J'avais un prof d'ancien français qui poussait le snobisme jusqu'à dire "le futur II" - même quand il parlait du français
moderne !
Effectivement, si l'on analyse en diachronie :
-> le subjonctif passé (je fisse, j'eusse fait) avait hérité du latin sa valeur d'iréel.
-> les futurs périphrastiques cantare habeo et cantare habebam ont donné deux futurs : un futur simple et un futur antérieur.
Il en reste aujourd'hui des traces :
-> le "conditionnel passé deuxième forme", qui est formellement le + que parfait du subjonctif
-> le "futur dans le passé", fonction possible du subjonctif.

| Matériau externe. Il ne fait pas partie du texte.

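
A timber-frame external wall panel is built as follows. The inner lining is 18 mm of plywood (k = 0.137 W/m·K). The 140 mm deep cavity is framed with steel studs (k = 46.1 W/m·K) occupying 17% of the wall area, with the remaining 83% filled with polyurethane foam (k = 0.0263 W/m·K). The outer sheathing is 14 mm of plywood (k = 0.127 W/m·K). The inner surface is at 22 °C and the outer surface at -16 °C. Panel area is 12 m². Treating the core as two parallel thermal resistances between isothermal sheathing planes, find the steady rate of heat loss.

Q ≈ 1760 W

Sheathing layers in series; stud and cavity paths in parallel between them.
R_inner = 0.018/(0.137×12) = 0.01095 K/W
R_stud  = 0.14/(46.1×0.17×12) = 0.001489 K/W
R_cav   = 0.14/(0.0263×0.83×12) = 0.5345 K/W
1/R_core = 1/R_stud + 1/R_cav → R_core = 0.001485 K/W
R_outer = 0.014/(0.127×12) = 0.009186 K/W
R_total = 0.02162 K/W
Q = ΔT/R_total = 38/0.02162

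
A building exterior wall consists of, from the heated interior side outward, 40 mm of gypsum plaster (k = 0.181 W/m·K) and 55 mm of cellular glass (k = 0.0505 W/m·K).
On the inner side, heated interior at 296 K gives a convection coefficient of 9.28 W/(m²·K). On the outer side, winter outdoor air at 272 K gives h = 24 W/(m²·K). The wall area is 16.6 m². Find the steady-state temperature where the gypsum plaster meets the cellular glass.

T ≈ 291 K

Series thermal resistances:
R_inner film = 1/(h_i·A) = 1/(9.28×16.6) = 0.006491 K/W
R_gypsum plaster = L/(kA) = 0.04/(0.181×16.6) = 0.01331 K/W
R_cellular glass = L/(kA) = 0.055/(0.0505×16.6) = 0.06561 K/W
R_outer film = 1/(h_o·A) = 1/(24×16.6) = 0.00251 K/W
R_total = 0.08792 K/W;  Q = ΔT/R_total = 24/0.08792 = 273 W
T_interface = T_inner − Q·ΣR(inner→interface) = 296 − 273×0.0198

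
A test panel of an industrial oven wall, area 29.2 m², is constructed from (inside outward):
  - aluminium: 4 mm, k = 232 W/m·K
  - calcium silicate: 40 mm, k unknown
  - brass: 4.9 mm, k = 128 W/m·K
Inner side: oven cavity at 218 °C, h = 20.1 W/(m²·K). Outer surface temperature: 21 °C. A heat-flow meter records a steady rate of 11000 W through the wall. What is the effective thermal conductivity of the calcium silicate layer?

k ≈ 0.0845 W/(m·K)

Model the wall as resistances in series:
R_inner film = 1/(h_i·A) = 1/(20.1×29.2) = 0.001704 K/W
R_aluminium = L/(kA) = 0.004/(232×29.2) = 5.905×10^-7 K/W
R_brass = L/(kA) = 0.0049/(128×29.2) = 1.311×10^-6 K/W
Sum of known resistances R_other = 0.001706 K/W
Total R = ΔT/Q = 197/11000 = 0.01791 K/W
R_calcium silicate = R_total − R_other = 0.0162 K/W
k = L/(R·A) = 0.04/(0.0162×29.2)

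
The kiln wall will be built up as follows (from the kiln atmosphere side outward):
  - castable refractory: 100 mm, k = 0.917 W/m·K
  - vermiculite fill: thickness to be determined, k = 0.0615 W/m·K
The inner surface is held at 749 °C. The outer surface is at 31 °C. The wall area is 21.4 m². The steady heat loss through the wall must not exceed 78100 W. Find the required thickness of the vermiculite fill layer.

Treating each layer as a thermal resistance in series:
R_castable refractory = L/(kA) = 0.1/(0.917×21.4) = 0.005096 K/W
Sum of the known resistances R_other = 0.005096 K/W
Required total resistance R_tot = ΔT/Q_allow = 718/78100 = 0.009193 K/W
R_vermiculite fill = R_tot − R_other = 0.004097 K/W
L = R·k·A = 0.004097×0.0615×21.4

L ≈ 5.39 mm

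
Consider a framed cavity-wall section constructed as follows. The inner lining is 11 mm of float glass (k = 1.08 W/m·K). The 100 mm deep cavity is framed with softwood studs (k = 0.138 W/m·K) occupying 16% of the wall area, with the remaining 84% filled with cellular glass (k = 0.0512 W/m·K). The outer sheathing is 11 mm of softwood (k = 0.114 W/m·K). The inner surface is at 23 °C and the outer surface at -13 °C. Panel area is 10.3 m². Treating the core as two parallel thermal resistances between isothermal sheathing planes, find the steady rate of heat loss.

Q ≈ 226 W

Sheathing layers in series; stud and cavity paths in parallel between them.
R_inner = 0.011/(1.08×10.3) = 9.889×10^-4 K/W
R_stud  = 0.1/(0.138×0.16×10.3) = 0.4397 K/W
R_cav   = 0.1/(0.0512×0.84×10.3) = 0.2257 K/W
1/R_core = 1/R_stud + 1/R_cav → R_core = 0.1492 K/W
R_outer = 0.011/(0.114×10.3) = 0.009368 K/W
R_total = 0.1595 K/W
Q = ΔT/R_total = 36/0.1595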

Donc - ce qui répondra à l'autre question - on peut dire que le "conditionnel passé deuxième forme" n'existe pas, que c'est une valeur propre du subjonctif.

Mais ça : C'EST DE LA DIACHRONIE !
C'est là que je dis : il faut savoir
aussi raisonner en synchronie - car c'est comme ça que raisonne un enfant qui apprend sa langue maternelle :
- Dans mettons trois cas sur quatre, la subsitution de "je ferais" à "je fais" entraine une modification modale, non temporelle.
- Même le "futur dans le passé" peut-être perçu comme une forme de condition ("il me disait que quand je serais grand, j'aurais une voiture" : une fois réalisée la condition {être grand}, la possibilité {avoir une voiture} s'effectue.
- L'inverse n'est pas vrai : on ne peut pas percevoir la condition comme un futur du passé : si tu venais demain, je serais content -> aucune valeur de passé.
- "j'eusse aimé", dans neuf cas sur dix, peut être substituée à "j'aurais aimé"
- "j'eusse aimé" n'a aucune des marques
modernes du subjonctif : pas de "que", possibilité d'usage en proposition indépendante.
Bref, pour l'essentiel, c'est un mode. On peut toujours pinailler, dire par exemple qu'il y a des cas où le cond. passé 2 forme ne peut pas remplacer le "vrai" conditionnel :
On rapporte que les Américains auraient trouvé des armes de destruction massive
=/= *On rapporte que les Am. eussent trouvé des etc.
Ou encore dire que le cond. passé 2e forme s'emploie dans la protase (le nez de Cléôpatre, s'il eût été plus court, la face du monde en eût été changée, etc.)
*
Mais
pour l'essentiel ça tient du mode.
Donc, encore une fois, on peut pinailler devant des étudiants,
mais pas devant des gamins de CM2. Si jusque-là on a dit que c'était un mode, c'est que c'est un mode.
Comme je dis aussi souvent : vous pouvez toujours me dire que la rupture de 1052 entre Rome et Byzance n'est pas réellement schismatique si l'on regarde le détail de l'histoire, ou qu'on est pas sorti du moyen-âge le 1 janvier 1492 pile-poile. Mais les enfants ont besoin de repères
clairs
Donc, comme tu l'as dit : soit on dit "c'est un mode", soit on dit "c'est un temps". Et je trouve qu'il n'y a vraiment pas de quoi tout chambouler : pour l'essentiel, c'est un mode.